31 El entonces se levantó, y la siguió. Y Gejazí había ido delante de ellos, y había puesto el bastón sobre el rostro del niño, mas ni tenía voz ni sentido; y así se había vuelto para encontrar a Elishá; y se lo declaró, diciendo: El mozo no despierta.
32 Y venido Elishá a la casa, he aquí el niño que estaba tendido muerto sobre su cama.

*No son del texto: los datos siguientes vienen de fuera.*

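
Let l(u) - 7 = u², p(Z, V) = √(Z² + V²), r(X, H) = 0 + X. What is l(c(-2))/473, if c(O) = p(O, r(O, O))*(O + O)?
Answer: 135/473 ≈ 0.28541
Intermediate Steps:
r(X, H) = X
p(Z, V) = √(V² + Z²)
c(O) = 2*O*√2*√(O²) (c(O) = √(O² + O²)*(O + O) = √(2*O²)*(2*O) = (√2*√(O²))*(2*O) = 2*O*√2*√(O²))
l(u) = 7 + u²
l(c(-2))/473 = (7 + (2*(-2)*√2*√((-2)²))²)/473 = (7 + (2*(-2)*√2*√4)²)*(1/473) = (7 + (2*(-2)*√2*2)²)*(1/473) = (7 + (-8*√2)²)*(1/473) = (7 + 128)*(1/473) = 135*(1/473) = 135/473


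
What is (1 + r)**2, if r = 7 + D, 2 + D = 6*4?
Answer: 900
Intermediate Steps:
D = 22 (D = -2 + 6*4 = -2 + 24 = 22)
r = 29 (r = 7 + 22 = 29)
(1 + r)**2 = (1 + 29)**2 = 30**2 = 900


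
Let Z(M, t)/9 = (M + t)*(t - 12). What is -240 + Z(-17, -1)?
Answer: 1866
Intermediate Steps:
Z(M, t) = 9*(-12 + t)*(M + t) (Z(M, t) = 9*((M + t)*(t - 12)) = 9*((M + t)*(-12 + t)) = 9*((-12 + t)*(M + t)) = 9*(-12 + t)*(M + t))
-240 + Z(-17, -1) = -240 + (-108*(-17) - 108*(-1) + 9*(-1)² + 9*(-17)*(-1)) = -240 + (1836 + 108 + 9*1 + 153) = -240 + (1836 + 108 + 9 + 153) = -240 + 2106 = 1866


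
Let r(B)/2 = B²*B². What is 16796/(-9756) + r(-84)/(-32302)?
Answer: -121498642753/39392289 ≈ -3084.3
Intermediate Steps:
r(B) = 2*B⁴ (r(B) = 2*(B²*B²) = 2*B⁴)
16796/(-9756) + r(-84)/(-32302) = 16796/(-9756) + (2*(-84)⁴)/(-32302) = 16796*(-1/9756) + (2*49787136)*(-1/32302) = -4199/2439 + 99574272*(-1/32302) = -4199/2439 - 49787136/16151 = -121498642753/39392289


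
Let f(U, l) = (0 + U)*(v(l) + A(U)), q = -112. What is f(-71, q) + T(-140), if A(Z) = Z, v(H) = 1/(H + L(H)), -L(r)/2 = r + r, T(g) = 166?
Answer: 1749481/336 ≈ 5206.8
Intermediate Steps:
L(r) = -4*r (L(r) = -2*(r + r) = -4*r)
v(H) = -1/(3*H) (v(H) = 1/(H - 4*H) = 1/(-3*H) = -1/(3*H))
f(U, l) = U*(U - 1/(3*l)) (f(U, l) = (0 + U)*(-1/(3*l) + U) = U*(U - 1/(3*l)))
f(-71, q) + T(-140) = ((-71)**2 - 1/3*(-71)/(-112)) + 166 = (5041 - 1/3*(-71)*(-1/112)) + 166 = (5041 - 71/336) + 166 = 1693705/336 + 166 = 1749481/336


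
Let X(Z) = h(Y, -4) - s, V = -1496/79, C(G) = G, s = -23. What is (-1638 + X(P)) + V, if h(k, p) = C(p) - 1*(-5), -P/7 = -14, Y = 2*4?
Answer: -129002/79 ≈ -1632.9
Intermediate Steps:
Y = 8
P = 98 (P = -7*(-14) = 98)
V = -1496/79 (V = -1496*1/79 = -1496/79 ≈ -18.937)
h(k, p) = 5 + p (h(k, p) = p - 1*(-5) = p + 5 = 5 + p)
X(Z) = 24 (X(Z) = (5 - 4) - 1*(-23) = 1 + 23 = 24)
(-1638 + X(P)) + V = (-1638 + 24) - 1496/79 = -1614 - 1496/79 = -129002/79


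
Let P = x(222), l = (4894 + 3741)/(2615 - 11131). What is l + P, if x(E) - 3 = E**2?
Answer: 419719457/8516 ≈ 49286.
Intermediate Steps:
x(E) = 3 + E**2
l = -8635/8516 (l = 8635/(-8516) = 8635*(-1/8516) = -8635/8516 ≈ -1.0140)
P = 49287 (P = 3 + 222**2 = 3 + 49284 = 49287)
l + P = -8635/8516 + 49287 = 419719457/8516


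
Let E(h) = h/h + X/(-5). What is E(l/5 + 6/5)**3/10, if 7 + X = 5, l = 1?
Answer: 343/1250 ≈ 0.27440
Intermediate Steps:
X = -2 (X = -7 + 5 = -2)
E(h) = 7/5 (E(h) = h/h - 2/(-5) = 1 - 2*(-1/5) = 1 + 2/5 = 7/5)
E(l/5 + 6/5)**3/10 = (7/5)**3/10 = (343/125)*(1/10) = 343/1250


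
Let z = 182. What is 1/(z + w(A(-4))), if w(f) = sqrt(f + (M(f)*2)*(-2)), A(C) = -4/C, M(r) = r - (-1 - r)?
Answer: 182/33135 - I*sqrt(11)/33135 ≈ 0.0054927 - 0.00010009*I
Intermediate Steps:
M(r) = 1 + 2*r (M(r) = r + (1 + r) = 1 + 2*r)
w(f) = sqrt(-4 - 7*f) (w(f) = sqrt(f + ((1 + 2*f)*2)*(-2)) = sqrt(f + (2 + 4*f)*(-2)) = sqrt(f + (-4 - 8*f)) = sqrt(-4 - 7*f))
1/(z + w(A(-4))) = 1/(182 + sqrt(-4 - (-28)/(-4))) = 1/(182 + sqrt(-4 - (-28)*(-1)/4)) = 1/(182 + sqrt(-4 - 7*1)) = 1/(182 + sqrt(-4 - 7)) = 1/(182 + sqrt(-11)) = 1/(182 + I*sqrt(11))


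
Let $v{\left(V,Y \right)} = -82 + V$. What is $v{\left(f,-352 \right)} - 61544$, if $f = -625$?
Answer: $-62251$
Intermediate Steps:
$v{\left(f,-352 \right)} - 61544 = \left(-82 - 625\right) - 61544 = -707 - 61544 = -62251$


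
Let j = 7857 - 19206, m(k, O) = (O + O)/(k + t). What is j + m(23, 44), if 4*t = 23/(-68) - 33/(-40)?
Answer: -713510599/62891 ≈ -11345.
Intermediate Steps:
t = 331/2720 (t = (23/(-68) - 33/(-40))/4 = (23*(-1/68) - 33*(-1/40))/4 = (-23/68 + 33/40)/4 = (¼)*(331/680) = 331/2720 ≈ 0.12169)
m(k, O) = 2*O/(331/2720 + k) (m(k, O) = (O + O)/(k + 331/2720) = (2*O)/(331/2720 + k) = 2*O/(331/2720 + k))
j = -11349
j + m(23, 44) = -11349 + 5440*44/(331 + 2720*23) = -11349 + 5440*44/(331 + 62560) = -11349 + 5440*44/62891 = -11349 + 5440*44*(1/62891) = -11349 + 239360/62891 = -713510599/62891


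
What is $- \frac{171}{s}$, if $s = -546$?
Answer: $\frac{57}{182} \approx 0.31319$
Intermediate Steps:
$- \frac{171}{s} = - \frac{171}{-546} = \left(-171\right) \left(- \frac{1}{546}\right) = \frac{57}{182}$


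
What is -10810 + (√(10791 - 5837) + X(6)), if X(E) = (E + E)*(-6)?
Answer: -10882 + √4954 ≈ -10812.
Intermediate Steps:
X(E) = -12*E (X(E) = (2*E)*(-6) = -12*E)
-10810 + (√(10791 - 5837) + X(6)) = -10810 + (√(10791 - 5837) - 12*6) = -10810 + (√4954 - 72) = -10810 + (-72 + √4954) = -10882 + √4954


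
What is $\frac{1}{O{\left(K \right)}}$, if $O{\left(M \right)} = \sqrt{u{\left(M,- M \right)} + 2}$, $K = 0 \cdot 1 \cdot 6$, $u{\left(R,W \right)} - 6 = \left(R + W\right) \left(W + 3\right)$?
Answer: $\frac{\sqrt{2}}{4} \approx 0.35355$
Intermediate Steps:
$u{\left(R,W \right)} = 6 + \left(3 + W\right) \left(R + W\right)$ ($u{\left(R,W \right)} = 6 + \left(R + W\right) \left(W + 3\right) = 6 + \left(R + W\right) \left(3 + W\right) = 6 + \left(3 + W\right) \left(R + W\right)$)
$K = 0$ ($K = 0 \cdot 6 = 0$)
$O{\left(M \right)} = 2 \sqrt{2}$ ($O{\left(M \right)} = \sqrt{\left(6 + \left(- M\right)^{2} + 3 M + 3 \left(- M\right) + M \left(- M\right)\right) + 2} = \sqrt{\left(6 + M^{2} + 3 M - 3 M - M^{2}\right) + 2} = \sqrt{6 + 2} = \sqrt{8} = 2 \sqrt{2}$)
$\frac{1}{O{\left(K \right)}} = \frac{1}{2 \sqrt{2}} = \frac{\sqrt{2}}{4}$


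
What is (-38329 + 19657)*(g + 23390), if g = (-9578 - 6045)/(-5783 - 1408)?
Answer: -61585789136/141 ≈ -4.3678e+8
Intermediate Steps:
g = 919/423 (g = -15623/(-7191) = -15623*(-1/7191) = 919/423 ≈ 2.1726)
(-38329 + 19657)*(g + 23390) = (-38329 + 19657)*(919/423 + 23390) = -18672*9894889/423 = -61585789136/141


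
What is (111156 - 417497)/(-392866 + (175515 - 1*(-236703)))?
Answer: -306341/19352 ≈ -15.830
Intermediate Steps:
(111156 - 417497)/(-392866 + (175515 - 1*(-236703))) = -306341/(-392866 + (175515 + 236703)) = -306341/(-392866 + 412218) = -306341/19352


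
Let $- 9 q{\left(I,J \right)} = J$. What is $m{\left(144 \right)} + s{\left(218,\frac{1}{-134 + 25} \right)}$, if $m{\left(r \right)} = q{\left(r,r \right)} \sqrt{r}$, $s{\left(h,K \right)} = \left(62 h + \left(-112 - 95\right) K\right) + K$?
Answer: $\frac{1452522}{109} \approx 13326.0$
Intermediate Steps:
$q{\left(I,J \right)} = - \frac{J}{9}$
$s{\left(h,K \right)} = - 206 K + 62 h$ ($s{\left(h,K \right)} = \left(62 h + \left(-112 - 95\right) K\right) + K = \left(62 h - 207 K\right) + K = \left(- 207 K + 62 h\right) + K = - 206 K + 62 h$)
$m{\left(r \right)} = - \frac{r^{\frac{3}{2}}}{9}$ ($m{\left(r \right)} = - \frac{r}{9} \sqrt{r} = - \frac{r^{\frac{3}{2}}}{9}$)
$m{\left(144 \right)} + s{\left(218,\frac{1}{-134 + 25} \right)} = - \frac{144^{\frac{3}{2}}}{9} + \left(- \frac{206}{-134 + 25} + 62 \cdot 218\right) = \left(- \frac{1}{9}\right) 1728 + \left(- \frac{206}{-109} + 13516\right) = -192 + \left(\left(-206\right) \left(- \frac{1}{109}\right) + 13516\right) = -192 + \left(\frac{206}{109} + 13516\right) = -192 + \frac{1473450}{109} = \frac{1452522}{109}$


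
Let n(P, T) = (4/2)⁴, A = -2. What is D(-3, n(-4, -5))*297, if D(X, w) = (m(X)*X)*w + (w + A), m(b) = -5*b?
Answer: -209682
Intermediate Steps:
n(P, T) = 16 (n(P, T) = (4*(½))⁴ = 2⁴ = 16)
D(X, w) = -2 + w - 5*w*X² (D(X, w) = ((-5*X)*X)*w + (w - 2) = (-5*X²)*w + (-2 + w) = -5*w*X² + (-2 + w) = -2 + w - 5*w*X²)
D(-3, n(-4, -5))*297 = (-2 + 16 - 5*16*(-3)²)*297 = (-2 + 16 - 5*16*9)*297 = (-2 + 16 - 720)*297 = -706*297 = -209682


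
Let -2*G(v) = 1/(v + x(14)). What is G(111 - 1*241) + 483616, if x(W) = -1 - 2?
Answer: 128641857/266 ≈ 4.8362e+5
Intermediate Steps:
x(W) = -3
G(v) = -1/(2*(-3 + v)) (G(v) = -1/(2*(v - 3)) = -1/(2*(-3 + v)))
G(111 - 1*241) + 483616 = -1/(-6 + 2*(111 - 1*241)) + 483616 = -1/(-6 + 2*(111 - 241)) + 483616 = -1/(-6 + 2*(-130)) + 483616 = -1/(-6 - 260) + 483616 = -1/(-266) + 483616 = -1*(-1/266) + 483616 = 1/266 + 483616 = 128641857/266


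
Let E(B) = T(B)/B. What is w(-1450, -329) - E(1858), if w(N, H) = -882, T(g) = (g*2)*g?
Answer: -4598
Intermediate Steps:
T(g) = 2*g**2 (T(g) = (2*g)*g = 2*g**2)
E(B) = 2*B (E(B) = (2*B**2)/B = 2*B)
w(-1450, -329) - E(1858) = -882 - 2*1858 = -882 - 1*3716 = -882 - 3716 = -4598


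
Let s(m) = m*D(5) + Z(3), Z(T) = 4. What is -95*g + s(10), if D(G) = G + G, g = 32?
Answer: -2936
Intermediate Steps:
D(G) = 2*G
s(m) = 4 + 10*m (s(m) = m*(2*5) + 4 = m*10 + 4 = 10*m + 4 = 4 + 10*m)
-95*g + s(10) = -95*32 + (4 + 10*10) = -3040 + (4 + 100) = -3040 + 104 = -2936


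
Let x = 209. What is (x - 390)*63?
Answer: -11403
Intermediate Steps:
(x - 390)*63 = (209 - 390)*63 = -181*63 = -11403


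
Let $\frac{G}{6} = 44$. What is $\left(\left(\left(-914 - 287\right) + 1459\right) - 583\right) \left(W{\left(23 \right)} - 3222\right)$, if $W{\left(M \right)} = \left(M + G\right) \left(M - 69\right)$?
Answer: $5337800$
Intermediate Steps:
$G = 264$ ($G = 6 \cdot 44 = 264$)
$W{\left(M \right)} = \left(-69 + M\right) \left(264 + M\right)$ ($W{\left(M \right)} = \left(M + 264\right) \left(M - 69\right) = \left(264 + M\right) \left(-69 + M\right) = \left(-69 + M\right) \left(264 + M\right)$)
$\left(\left(\left(-914 - 287\right) + 1459\right) - 583\right) \left(W{\left(23 \right)} - 3222\right) = \left(\left(\left(-914 - 287\right) + 1459\right) - 583\right) \left(\left(-18216 + 23^{2} + 195 \cdot 23\right) - 3222\right) = \left(\left(-1201 + 1459\right) - 583\right) \left(\left(-18216 + 529 + 4485\right) - 3222\right) = \left(258 - 583\right) \left(-13202 - 3222\right) = \left(-325\right) \left(-16424\right) = 5337800$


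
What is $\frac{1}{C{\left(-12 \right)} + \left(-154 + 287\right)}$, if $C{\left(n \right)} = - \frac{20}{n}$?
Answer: $\frac{3}{404} \approx 0.0074257$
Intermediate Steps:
$\frac{1}{C{\left(-12 \right)} + \left(-154 + 287\right)} = \frac{1}{- \frac{20}{-12} + \left(-154 + 287\right)} = \frac{1}{\left(-20\right) \left(- \frac{1}{12}\right) + 133} = \frac{1}{\frac{5}{3} + 133} = \frac{1}{\frac{404}{3}} = \frac{3}{404}$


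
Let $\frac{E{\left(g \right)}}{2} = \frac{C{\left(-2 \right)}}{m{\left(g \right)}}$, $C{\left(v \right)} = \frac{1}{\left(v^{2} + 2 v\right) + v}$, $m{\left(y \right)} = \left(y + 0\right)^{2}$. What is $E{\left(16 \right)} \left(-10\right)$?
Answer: $\frac{5}{128} \approx 0.039063$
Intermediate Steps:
$m{\left(y \right)} = y^{2}$
$C{\left(v \right)} = \frac{1}{v^{2} + 3 v}$
$E{\left(g \right)} = - \frac{1}{g^{2}}$ ($E{\left(g \right)} = 2 \frac{\frac{1}{-2} \frac{1}{3 - 2}}{g^{2}} = 2 \frac{\left(- \frac{1}{2}\right) 1^{-1}}{g^{2}} = 2 \frac{\left(- \frac{1}{2}\right) 1}{g^{2}} = 2 \left(- \frac{1}{2 g^{2}}\right) = - \frac{1}{g^{2}}$)
$E{\left(16 \right)} \left(-10\right) = - \frac{1}{256} \left(-10\right) = \left(-1\right) \frac{1}{256} \left(-10\right) = \left(- \frac{1}{256}\right) \left(-10\right) = \frac{5}{128}$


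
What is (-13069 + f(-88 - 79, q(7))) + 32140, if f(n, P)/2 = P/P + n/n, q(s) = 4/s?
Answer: 19075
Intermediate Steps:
f(n, P) = 4 (f(n, P) = 2*(P/P + n/n) = 2*(1 + 1) = 2*2 = 4)
(-13069 + f(-88 - 79, q(7))) + 32140 = (-13069 + 4) + 32140 = -13065 + 32140 = 19075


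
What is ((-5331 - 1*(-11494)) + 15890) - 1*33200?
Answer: -11147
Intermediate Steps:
((-5331 - 1*(-11494)) + 15890) - 1*33200 = ((-5331 + 11494) + 15890) - 33200 = (6163 + 15890) - 33200 = 22053 - 33200 = -11147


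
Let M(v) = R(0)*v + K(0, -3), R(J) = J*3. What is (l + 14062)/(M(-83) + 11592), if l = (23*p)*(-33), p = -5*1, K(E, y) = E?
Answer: 2551/1656 ≈ 1.5405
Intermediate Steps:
p = -5
R(J) = 3*J
M(v) = 0 (M(v) = (3*0)*v + 0 = 0*v + 0 = 0 + 0 = 0)
l = 3795 (l = (23*(-5))*(-33) = -115*(-33) = 3795)
(l + 14062)/(M(-83) + 11592) = (3795 + 14062)/(0 + 11592) = 17857/11592 = 17857*(1/11592) = 2551/1656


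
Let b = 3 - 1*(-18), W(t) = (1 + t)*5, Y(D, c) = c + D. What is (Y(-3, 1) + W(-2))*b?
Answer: -147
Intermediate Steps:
Y(D, c) = D + c
W(t) = 5 + 5*t
b = 21 (b = 3 + 18 = 21)
(Y(-3, 1) + W(-2))*b = ((-3 + 1) + (5 + 5*(-2)))*21 = (-2 + (5 - 10))*21 = (-2 - 5)*21 = -7*21 = -147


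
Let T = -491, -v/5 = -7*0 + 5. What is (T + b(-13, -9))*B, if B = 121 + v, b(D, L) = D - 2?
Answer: -48576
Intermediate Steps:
b(D, L) = -2 + D
v = -25 (v = -5*(-7*0 + 5) = -5*(0 + 5) = -5*5 = -25)
B = 96 (B = 121 - 25 = 96)
(T + b(-13, -9))*B = (-491 + (-2 - 13))*96 = (-491 - 15)*96 = -506*96 = -48576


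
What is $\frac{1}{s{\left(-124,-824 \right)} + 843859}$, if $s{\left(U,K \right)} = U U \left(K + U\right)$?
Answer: $- \frac{1}{13732589} \approx -7.2819 \cdot 10^{-8}$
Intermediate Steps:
$s{\left(U,K \right)} = U^{2} \left(K + U\right)$
$\frac{1}{s{\left(-124,-824 \right)} + 843859} = \frac{1}{\left(-124\right)^{2} \left(-824 - 124\right) + 843859} = \frac{1}{15376 \left(-948\right) + 843859} = \frac{1}{-14576448 + 843859} = \frac{1}{-13732589} = - \frac{1}{13732589}$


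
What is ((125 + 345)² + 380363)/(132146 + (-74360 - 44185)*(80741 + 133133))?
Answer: -601263/25353561184 ≈ -2.3715e-5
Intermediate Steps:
((125 + 345)² + 380363)/(132146 + (-74360 - 44185)*(80741 + 133133)) = (470² + 380363)/(132146 - 118545*213874) = (220900 + 380363)/(132146 - 25353693330) = 601263/(-25353561184) = 601263*(-1/25353561184) = -601263/25353561184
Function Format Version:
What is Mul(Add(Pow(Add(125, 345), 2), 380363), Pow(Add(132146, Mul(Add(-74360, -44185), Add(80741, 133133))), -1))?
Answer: Rational(-601263, 25353561184) ≈ -2.3715e-5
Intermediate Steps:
Mul(Add(Pow(Add(125, 345), 2), 380363), Pow(Add(132146, Mul(Add(-74360, -44185), Add(80741, 133133))), -1)) = Mul(Add(Pow(470, 2), 380363), Pow(Add(132146, Mul(-118545, 213874)), -1)) = Mul(Add(220900, 380363), Pow(Add(132146, -25353693330), -1)) = Mul(601263, Pow(-25353561184, -1)) = Mul(601263, Rational(-1, 25353561184)) = Rational(-601263, 25353561184)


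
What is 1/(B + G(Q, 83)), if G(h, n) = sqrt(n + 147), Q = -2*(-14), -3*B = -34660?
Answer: 10398/120131353 - 9*sqrt(230)/1201313530 ≈ 8.6442e-5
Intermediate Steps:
B = 34660/3 (B = -1/3*(-34660) = 34660/3 ≈ 11553.)
Q = 28
G(h, n) = sqrt(147 + n)
1/(B + G(Q, 83)) = 1/(34660/3 + sqrt(147 + 83)) = 1/(34660/3 + sqrt(230))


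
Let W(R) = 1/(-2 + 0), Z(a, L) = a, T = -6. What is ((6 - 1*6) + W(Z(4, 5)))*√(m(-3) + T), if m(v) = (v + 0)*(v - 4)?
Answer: -√15/2 ≈ -1.9365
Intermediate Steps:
m(v) = v*(-4 + v)
W(R) = -½ (W(R) = 1/(-2) = -½)
((6 - 1*6) + W(Z(4, 5)))*√(m(-3) + T) = ((6 - 1*6) - ½)*√(-3*(-4 - 3) - 6) = ((6 - 6) - ½)*√(-3*(-7) - 6) = (0 - ½)*√(21 - 6) = -√15/2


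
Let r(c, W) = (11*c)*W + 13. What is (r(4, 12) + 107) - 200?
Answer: 448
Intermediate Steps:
r(c, W) = 13 + 11*W*c (r(c, W) = 11*W*c + 13 = 13 + 11*W*c)
(r(4, 12) + 107) - 200 = ((13 + 11*12*4) + 107) - 200 = ((13 + 528) + 107) - 200 = (541 + 107) - 200 = 648 - 200 = 448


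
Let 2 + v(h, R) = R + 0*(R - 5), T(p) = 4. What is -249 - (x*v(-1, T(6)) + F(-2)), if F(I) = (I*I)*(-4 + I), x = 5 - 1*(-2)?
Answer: -239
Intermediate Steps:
v(h, R) = -2 + R (v(h, R) = -2 + (R + 0*(R - 5)) = -2 + (R + 0*(-5 + R)) = -2 + (R + 0) = -2 + R)
x = 7 (x = 5 + 2 = 7)
F(I) = I**2*(-4 + I)
-249 - (x*v(-1, T(6)) + F(-2)) = -249 - (7*(-2 + 4) + (-2)**2*(-4 - 2)) = -249 - (7*2 + 4*(-6)) = -249 - (14 - 24) = -249 - 1*(-10) = -249 + 10 = -239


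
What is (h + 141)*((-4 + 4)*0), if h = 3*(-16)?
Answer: 0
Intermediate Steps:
h = -48
(h + 141)*((-4 + 4)*0) = (-48 + 141)*((-4 + 4)*0) = 93*(0*0) = 93*0 = 0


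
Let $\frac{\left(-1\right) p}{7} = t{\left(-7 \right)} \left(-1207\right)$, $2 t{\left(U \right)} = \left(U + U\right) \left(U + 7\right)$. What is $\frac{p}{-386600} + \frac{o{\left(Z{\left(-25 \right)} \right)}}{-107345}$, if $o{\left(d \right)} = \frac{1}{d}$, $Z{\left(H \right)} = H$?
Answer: $\frac{1}{2683625} \approx 3.7263 \cdot 10^{-7}$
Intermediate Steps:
$t{\left(U \right)} = U \left(7 + U\right)$ ($t{\left(U \right)} = \frac{\left(U + U\right) \left(U + 7\right)}{2} = \frac{2 U \left(7 + U\right)}{2} = U \left(7 + U\right)$)
$p = 0$ ($p = - 7 - 7 \left(7 - 7\right) \left(-1207\right) = - 7 \left(-7\right) 0 \left(-1207\right) = - 7 \cdot 0 \left(-1207\right) = \left(-7\right) 0 = 0$)
$\frac{p}{-386600} + \frac{o{\left(Z{\left(-25 \right)} \right)}}{-107345} = \frac{0}{-386600} + \frac{1}{\left(-25\right) \left(-107345\right)} = 0 \left(- \frac{1}{386600}\right) - - \frac{1}{2683625} = 0 + \frac{1}{2683625} = \frac{1}{2683625}$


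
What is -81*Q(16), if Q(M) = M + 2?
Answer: -1458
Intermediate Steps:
Q(M) = 2 + M
-81*Q(16) = -81*(2 + 16) = -81*18 = -1458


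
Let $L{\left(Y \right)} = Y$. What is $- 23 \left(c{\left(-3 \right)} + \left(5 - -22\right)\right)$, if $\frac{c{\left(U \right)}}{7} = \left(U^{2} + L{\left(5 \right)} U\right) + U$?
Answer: $828$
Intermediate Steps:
$c{\left(U \right)} = 7 U^{2} + 42 U$ ($c{\left(U \right)} = 7 \left(\left(U^{2} + 5 U\right) + U\right) = 7 \left(U^{2} + 6 U\right) = 7 U^{2} + 42 U$)
$- 23 \left(c{\left(-3 \right)} + \left(5 - -22\right)\right) = - 23 \left(7 \left(-3\right) \left(6 - 3\right) + \left(5 - -22\right)\right) = - 23 \left(7 \left(-3\right) 3 + \left(5 + 22\right)\right) = - 23 \left(-63 + 27\right) = \left(-23\right) \left(-36\right) = 828$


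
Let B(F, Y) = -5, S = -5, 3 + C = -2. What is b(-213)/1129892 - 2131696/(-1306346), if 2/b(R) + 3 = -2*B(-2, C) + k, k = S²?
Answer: 19268690707829/11808239157056 ≈ 1.6318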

33 Entrando él entonces, cerró la puerta sobre ambos, y oró a YHVH.
34 Después subió, y se echó sobre el niño, poniendo su boca sobre la boca de él, y sus ojos sobre sus ojos, y sus manos sobre las manos suyas; así se tendió sobre él, y se calentó la carne del joven.
35 Volviéndose luego, se paseó por la casa a una parte y a otra, y después subió, y se tendió sobre él; y el joven estornudó siete veces, y abrió sus ojos.
36 Entonces llamó él a Gejazí, y le dijo: Llama a esta Shunamita. Y él la llamó. Y entrando ella, él le dijo: Toma tu hijo.
37 Y así que ella entró, se echó a sus pies, y se inclinó a tierra: después tomó su hijo, y salió.
38 Y Elishá se volvió a Gilgal. Había entonces grande hambre en la tierra. Y los hijos de los profetas estaban con él, por lo que dijo a su criado: Pon una grande olla, y haz potaje para los hijos de los profetas.
39 Y salió uno al campo a coger hierbas, y halló una como parra montés, y cogió de ella una faldada de calabazas silvestres: y volvió, y las cortó en la olla del potaje: porque no sabía lo que era.
40 se echó después para que comieran los hombres; pero sucedió que comiendo ellos de aquel guisado, dieron voces, diciendo: ­Varón de Dios, la muerte en la olla! Y no lo pudieron comer.
41 El entonces dijo: Traed harina. Y la esparció en la olla, y dijo: Echa de comer a la gente. Y no hubo más mal en la olla.
42 Vino entonces un hombre de Baal Shalishá, el cual trajo al varón de Dios panes de primicias, veinte panes de cebada, y trigo nuevo en su espiga. Y él dijo: Da a la gente para que coman.
43 Y respondió su sirviente: ¿Cómo he de poner esto delante de cien hombres? Mas él tornó a decir: Da a la gente para que coman, porque así ha dicho YHVH: Comerán, y sobrará.
44 Entonces él lo puso delante de ellos, y comieron, y les sobró, conforme a la palabra de YHVH.

  1. Shalom, quiere decir paz, se utiliza como saludo.